The world’s first-known pants were recently excavated from tombs in western China, reports a new study.
The pants, which date from 3,000 to 3,300 years ago, are tattered, but are surprisingly stylish, combining attractive form with function. Made out of wool, the trousers feature straight-fitting legs and a wide crotch.
The pants were discovered in an excavation led by archaeologists Ulrike Beck and Mayke Wagner of the German Archaeological Institute in Berlin. The trousers, and related finds, are described in the journal Quaternary International.
This new paper definitely supports the idea that trousers were invented for horse riding by mobile pastoralists, and that trousers were brought to the Tarim Basin by horse-riding peoples,” linguist and China authority Victor Mair of the University of Pennsylvania told Bruce Bower of Science News.
Bower writes that before pants were invented, Europeans wore gowns, robes, tunic, togas or a three-piece ensemble. The latter, for men, consisted of a loincloth and individual leggings. Early leather leggings found in places like Switzerland suggest that, as for the Chinese pants, people back in the day were interested in both style and function.
Mair theorizes that horseback riding began at least 3,400 years ago, just before pants likely came on to the scene. One can imagine that trying to ride with two separate leggings and a loincloth was uncomfortable.
Wool seems to have been the preferred fabric for pants for quite a while, as Mair previously helped to find a 2,600-year-old mummy who was buried wearing wool, burgundy trousers.
The latest finds were discovered in the Yanghai graveyard at China’s Tarim Basin. Nomadic herders of Central Asia inhabited this region when the now-ancient pants were new.

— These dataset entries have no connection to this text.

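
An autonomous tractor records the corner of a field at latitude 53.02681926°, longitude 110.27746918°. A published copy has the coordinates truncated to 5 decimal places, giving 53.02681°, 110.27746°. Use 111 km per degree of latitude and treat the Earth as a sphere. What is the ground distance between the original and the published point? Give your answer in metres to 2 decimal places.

The latitude changed by +0.00000926° and the longitude by +0.00000918°.
North–south shift: 0.00000926 × 111000 = 1.02786 m.
East–west at this latitude: 0.00000918° × 111000 × cos 53.0268° ≈ 0.00000918 × 66760 = 0.612857 m.
Combined displacement = (1.02786² + 0.612857²)^½ ≈ 1.1967 m.

1.20 metres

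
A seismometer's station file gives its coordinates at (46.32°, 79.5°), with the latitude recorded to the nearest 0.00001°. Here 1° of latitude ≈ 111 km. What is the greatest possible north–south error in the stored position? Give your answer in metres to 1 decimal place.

Rounding to 5 decimal places leaves the latitude within ±5e-06° of the true value.
North–south distance: 5e-06° × 111000 m/° = 0.555 m.

0.6 metres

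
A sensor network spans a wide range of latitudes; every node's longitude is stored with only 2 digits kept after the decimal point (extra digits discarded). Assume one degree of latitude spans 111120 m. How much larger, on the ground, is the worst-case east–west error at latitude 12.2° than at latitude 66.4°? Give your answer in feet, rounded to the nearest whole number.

Truncating at 2 decimal places can drop up to a full unit in the last place, so the longitude may be off by as much as 0.01°.
At 12.2°: 0.01° × 111120 × cos 12.2° = 0.01 × 111120 × 0.9774 ≈ 1086.1 m.
Error at 66.4° = 0.01° × 111120 × cos 66.4° ≈ 1111.2 × 0.4003 = 444.87 m.
So the lower-latitude error exceeds the higher by 1086.1 − 444.87 = 641.24 m.
Converting: 641.237 m × 3.2808 ft/m ≈ 2103.8 ft.

2104 feet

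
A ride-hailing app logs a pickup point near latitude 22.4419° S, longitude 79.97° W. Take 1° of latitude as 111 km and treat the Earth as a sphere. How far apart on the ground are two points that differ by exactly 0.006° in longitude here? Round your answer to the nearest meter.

One degree of longitude here spans 111000 × cos 22.4419° = 111000 × 0.9243 ≈ 102594 m; 0.006° of that is 615.562 m.

616 meters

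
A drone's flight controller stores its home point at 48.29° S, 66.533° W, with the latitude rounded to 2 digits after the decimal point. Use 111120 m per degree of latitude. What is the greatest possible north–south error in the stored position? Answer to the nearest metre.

556 metres

Rounding to 2 decimal places leaves the latitude within ±0.005° of the true value.
So the N–S error is at most 0.005 × 111120 = 555.6 m.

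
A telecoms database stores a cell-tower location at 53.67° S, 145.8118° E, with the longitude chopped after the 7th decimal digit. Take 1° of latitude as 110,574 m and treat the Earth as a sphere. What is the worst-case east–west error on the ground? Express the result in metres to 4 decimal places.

Truncating at 7 decimal places can drop up to a full unit in the last place, so the longitude may be off by as much as 1e-07°.
One degree of longitude at 53.67° is 110574 × cos 53.67° ≈ 110574 × 0.5924 = 65507.9 m.
So at most 1e-07° × 65507.9 ≈ 0.00655079 m east–west.

0.0066 metres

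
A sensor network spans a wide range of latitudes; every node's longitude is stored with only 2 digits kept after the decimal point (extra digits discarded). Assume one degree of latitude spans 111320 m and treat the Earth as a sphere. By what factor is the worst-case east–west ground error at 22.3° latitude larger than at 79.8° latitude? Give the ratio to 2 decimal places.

Truncating at 2 decimal places can drop up to a full unit in the last place, so the longitude may be off by as much as 0.01°.
At 22.3°: 0.01° × 111320 × cos 22.3° = 0.01 × 111320 × 0.9252 ≈ 1029.9 m.
Error at 79.8° = 0.01° × 111320 × cos 79.8° ≈ 1113.2 × 0.1771 = 197.13 m.
Ratio: 1029.9 / 197.13 = cos 22.3° / cos 79.8° ≈ 5.2247.

5.22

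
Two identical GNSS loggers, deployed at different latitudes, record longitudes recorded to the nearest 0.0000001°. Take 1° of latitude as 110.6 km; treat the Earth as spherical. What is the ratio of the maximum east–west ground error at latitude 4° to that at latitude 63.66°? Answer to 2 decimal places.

2.25

Rounding to 7 decimal places leaves the longitude within ±5e-08° of the true value.
Error at 4° = 5e-08° × 110600 × cos 4° ≈ 0.00553 × 0.9976 = 0.0055165 m.
At 63.66°: 5e-08° × 110600 × cos 63.66° = 5e-08 × 110600 × 0.4437 ≈ 0.0024536 m.
The ratio reduces to cos 4° / cos 63.66° = 0.9976/0.4437 ≈ 2.2483.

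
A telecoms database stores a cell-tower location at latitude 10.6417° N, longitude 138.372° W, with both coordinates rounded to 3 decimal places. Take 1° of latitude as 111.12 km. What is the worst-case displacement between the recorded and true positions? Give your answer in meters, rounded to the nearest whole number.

Rounding to 3 decimal places leaves each coordinate within ±0.0005° of the true value.
Latitude error → 0.0005 × 111120 = 55.56 m along the meridian.
E–W at 10.6417°: 0.0005° × 111120 × cos 10.6417° = 0.0005 × 111120 × 0.9828 ≈ 54.6044 m.
Worst case both components are at the extreme and orthogonal: √(55.56² + 54.6044²) ≈ 77.9009 m.

78 meters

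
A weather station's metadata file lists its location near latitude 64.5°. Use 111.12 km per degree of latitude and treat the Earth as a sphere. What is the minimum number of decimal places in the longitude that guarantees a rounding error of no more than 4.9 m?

At 64.5° one degree of longitude covers 111120 × cos 64.5° ≈ 111120 × 0.4305 ≈ 47838.4 m.
N decimal places → at most half a unit in the last place, 0.5 × 10⁻ᴺ° = 47838.4/2 × 10⁻ᴺ m.
Need 0.5 × 47838.4 × 10⁻ᴺ ≤ 4.9 → 10⁻ᴺ ≤ 2.049e-04, so N ≥ 3.69.
So 4 decimal places suffice (2.39 m); 3 would allow up to 23.9 m.

4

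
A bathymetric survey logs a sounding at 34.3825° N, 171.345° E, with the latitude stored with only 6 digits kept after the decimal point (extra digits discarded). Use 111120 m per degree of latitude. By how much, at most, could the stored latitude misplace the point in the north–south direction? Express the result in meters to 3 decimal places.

Truncating at 6 decimal places can drop up to a full unit in the last place, so the latitude may be off by as much as 1e-06°.
North–south distance: 1e-06° × 111120 m/° = 0.11112 m.

0.111 meters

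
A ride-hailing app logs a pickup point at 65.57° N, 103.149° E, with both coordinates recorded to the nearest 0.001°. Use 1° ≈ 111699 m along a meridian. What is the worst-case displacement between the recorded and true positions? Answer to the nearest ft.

Rounding to 3 decimal places leaves each coordinate within ±0.0005° of the true value.
North–south component: 0.0005° × 111699 = 55.8495 m.
East–west component at 65.57°: 0.0005° × 111699 × cos 65.57° ≈ 0.0005 × 46196.6 ≈ 23.0983 m.
Combining orthogonally: (55.8495² + 23.0983²)^½ ≈ 60.4376 m.
In feet: 60.4376 m ÷ 0.3048 ≈ 198.29 ft.

198 ft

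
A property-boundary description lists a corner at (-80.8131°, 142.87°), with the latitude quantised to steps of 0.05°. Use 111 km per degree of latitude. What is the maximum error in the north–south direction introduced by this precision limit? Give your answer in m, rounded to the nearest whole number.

With a 0.05° grid the true value lies within half a step, ±0.05°/2 = ±0.025°, of the stored one.
So the N–S error is at most 0.025 × 111000 = 2775 m.

2775 m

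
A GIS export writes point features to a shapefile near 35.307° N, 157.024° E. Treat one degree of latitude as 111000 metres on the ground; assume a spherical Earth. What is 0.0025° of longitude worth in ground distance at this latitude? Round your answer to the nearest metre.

At 35.307° a degree of longitude is 111000 × cos 35.307° ≈ 90583.4 m, so 0.0025° corresponds to 226.459 m.

226 metres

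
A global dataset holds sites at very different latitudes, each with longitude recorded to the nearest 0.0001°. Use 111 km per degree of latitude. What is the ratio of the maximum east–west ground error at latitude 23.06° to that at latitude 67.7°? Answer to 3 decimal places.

Rounding to 4 decimal places leaves the longitude within ±5e-05° of the true value.
At 23.06°: 5e-05° × 111000 × cos 23.06° = 5e-05 × 111000 × 0.9201 ≈ 5.1065 m.
At 67.7°: 5e-05° × 111000 × cos 67.7° = 5e-05 × 111000 × 0.3795 ≈ 2.106 m.
Ratio: 5.1065 / 2.106 = cos 23.06° / cos 67.7° ≈ 2.4248.

2.425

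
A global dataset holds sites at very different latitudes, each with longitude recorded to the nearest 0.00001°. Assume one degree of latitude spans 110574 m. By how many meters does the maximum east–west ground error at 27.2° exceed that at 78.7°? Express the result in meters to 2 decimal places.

0.38 meters

Rounding to 5 decimal places leaves the longitude within ±5e-06° of the true value.
Error at 27.2° = 5e-06° × 110574 × cos 27.2° ≈ 0.55287 × 0.8894 = 0.49173 m.
At 78.7°: 5e-06° × 110574 × cos 78.7° = 5e-06 × 110574 × 0.1959 ≈ 0.10833 m.
So the lower-latitude error exceeds the higher by 0.49173 − 0.10833 = 0.3834 m.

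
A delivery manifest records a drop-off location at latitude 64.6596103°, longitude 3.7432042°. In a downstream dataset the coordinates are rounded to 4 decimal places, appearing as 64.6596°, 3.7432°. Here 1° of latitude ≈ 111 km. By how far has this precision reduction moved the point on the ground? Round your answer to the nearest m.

1 m

Δlat = 64.6596103 − 64.6596 = +0.0000103°; Δlon = 3.7432042 − 3.7432 = +0.0000042°.
N–S: 0.0000103° × 111000 m/° = 1.1433 m.
E–W at 64.6596°: 0.0000042° × 111000 × cos 64.6596° = 0.0000042 × 111000 × 0.4280 ≈ 0.199531 m.
Hypotenuse of the two orthogonal shifts: √(1.1433² + 0.199531²) = 1.16058 m.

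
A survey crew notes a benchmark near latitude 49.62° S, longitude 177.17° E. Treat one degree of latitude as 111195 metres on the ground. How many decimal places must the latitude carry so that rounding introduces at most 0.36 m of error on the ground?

6 decimal places

One degree of latitude covers 111195 m.
Rounding to N decimal places gives at most 0.5 × 10⁻ᴺ degrees of error, i.e. 0.5 × 10⁻ᴺ × 111195 m.
Setting 55597.5 × 10⁻ᴺ ≤ 0.36 gives 10ᴺ ≥ 1.544e+05, i.e. N ≥ 5.19.
So 6 decimal places suffice (0.0556 m); 5 would allow up to 0.556 m.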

The Yanghai man who wore the trousers, plus another similarly clad male nearby, died at about 40. The researchers suspect that the men were both warriors and herders. They were found buried with objects such as a decorated leather bridle, a wooden horse bit, a battle-ax, a leather bracer for arm protection, a whip, a decorated horsetail, a bow sheath and a bow.
As for their pants, Science News reports they were “sewn together from three pieces of brown-colored wool cloth, one piece for each leg and an insert for the crotch. The tailoring involved no cutting: Pant sections were shaped on a loom in the final size. Finished pants included side slits, strings for fastening at the waist and woven designs on the legs.”
Given the complexity and sophistication of this construction, pants were likely invented some time beforehand. We just haven’t found those earlier pairs, or they’ve since eroded away.